Background & aims: Celiac disease is a permanent gluten intolerance strongly associated with HLA class II antigens and possibly showing milder changes of mucosal architecture. Ten patients with symptoms suggesting celiac disease and serum antiendomysium antibodies with normal mucosal architecture were studied.
Methods: Immunohistochemical detection of mucosal immune activation and HLA typings were performed.
Results: Mucosal immune activation, with normal mucosal architecture and normal gamma/delta+ intraepithelial lymphocytes counts, was found on a gluten-containing diet. In 3 of 6 patients, multiple biopsy specimens showed one sample with severe villous atrophy. Clinical and immunomorphologic features were strictly gluten dependent. The mucosal immune activation was elicited in vitro by gliadin. Only 4 patients had the typical HLA typing of celiac disease.

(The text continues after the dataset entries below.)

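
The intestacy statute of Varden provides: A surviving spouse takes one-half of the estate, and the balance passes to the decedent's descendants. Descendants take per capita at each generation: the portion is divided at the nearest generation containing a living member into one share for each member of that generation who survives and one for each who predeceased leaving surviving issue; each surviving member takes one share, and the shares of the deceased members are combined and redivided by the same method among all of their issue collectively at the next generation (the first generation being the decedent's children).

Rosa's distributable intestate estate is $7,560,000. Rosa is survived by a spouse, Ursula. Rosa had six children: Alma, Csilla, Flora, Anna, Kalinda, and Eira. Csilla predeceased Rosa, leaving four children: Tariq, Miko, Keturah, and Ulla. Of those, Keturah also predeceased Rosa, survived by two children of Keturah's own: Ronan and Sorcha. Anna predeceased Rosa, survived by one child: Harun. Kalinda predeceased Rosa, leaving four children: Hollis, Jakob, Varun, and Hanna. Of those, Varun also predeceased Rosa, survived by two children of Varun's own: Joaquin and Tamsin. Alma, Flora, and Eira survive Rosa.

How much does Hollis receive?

Ursula takes one-half of $7,560,000 = $3,780,000. The remaining $3,780,000 passes to the descendants.
The descendants' portion ($3,780,000) is divided at the children's generation into 6 shares of $630,000. Alma, Flora, and Eira each take $630,000. The 3 shares of the deceased (Csilla, Anna, and Kalinda) are combined into a pool of $1,890,000.
That pool ($1,890,000) is divided at the grandchildren's generation into 9 shares of $210,000. Tariq, Miko, Ulla, Harun, Hollis, Jakob, and Hanna each take $210,000. The 2 shares of the deceased (Keturah and Varun) are combined into a pool of $420,000.
That pool ($420,000) is divided at the great-grandchildren's generation equally among Ronan, Sorcha, Joaquin, and Tamsin: $105,000 each.

Hollis receives $210,000.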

Conclusions: Gluten-sensitive celiac-like symptoms may occur in patients with serum antiendomysium antibodies, apparently normal intestinal mucosa, and HLA typing not commonly associated with celiac disease. These patients should undergo multiple biopsies, and signs of immunologic activation should be sought accurately; in the presence of mucosal immune activation, a trial with a gluten-free diet should be encouraged to detect gluten dependency. In vitro immunologic response of small intestinal mucosa to gliadin may support the diagnosis of gluten-sensitive enteropathy.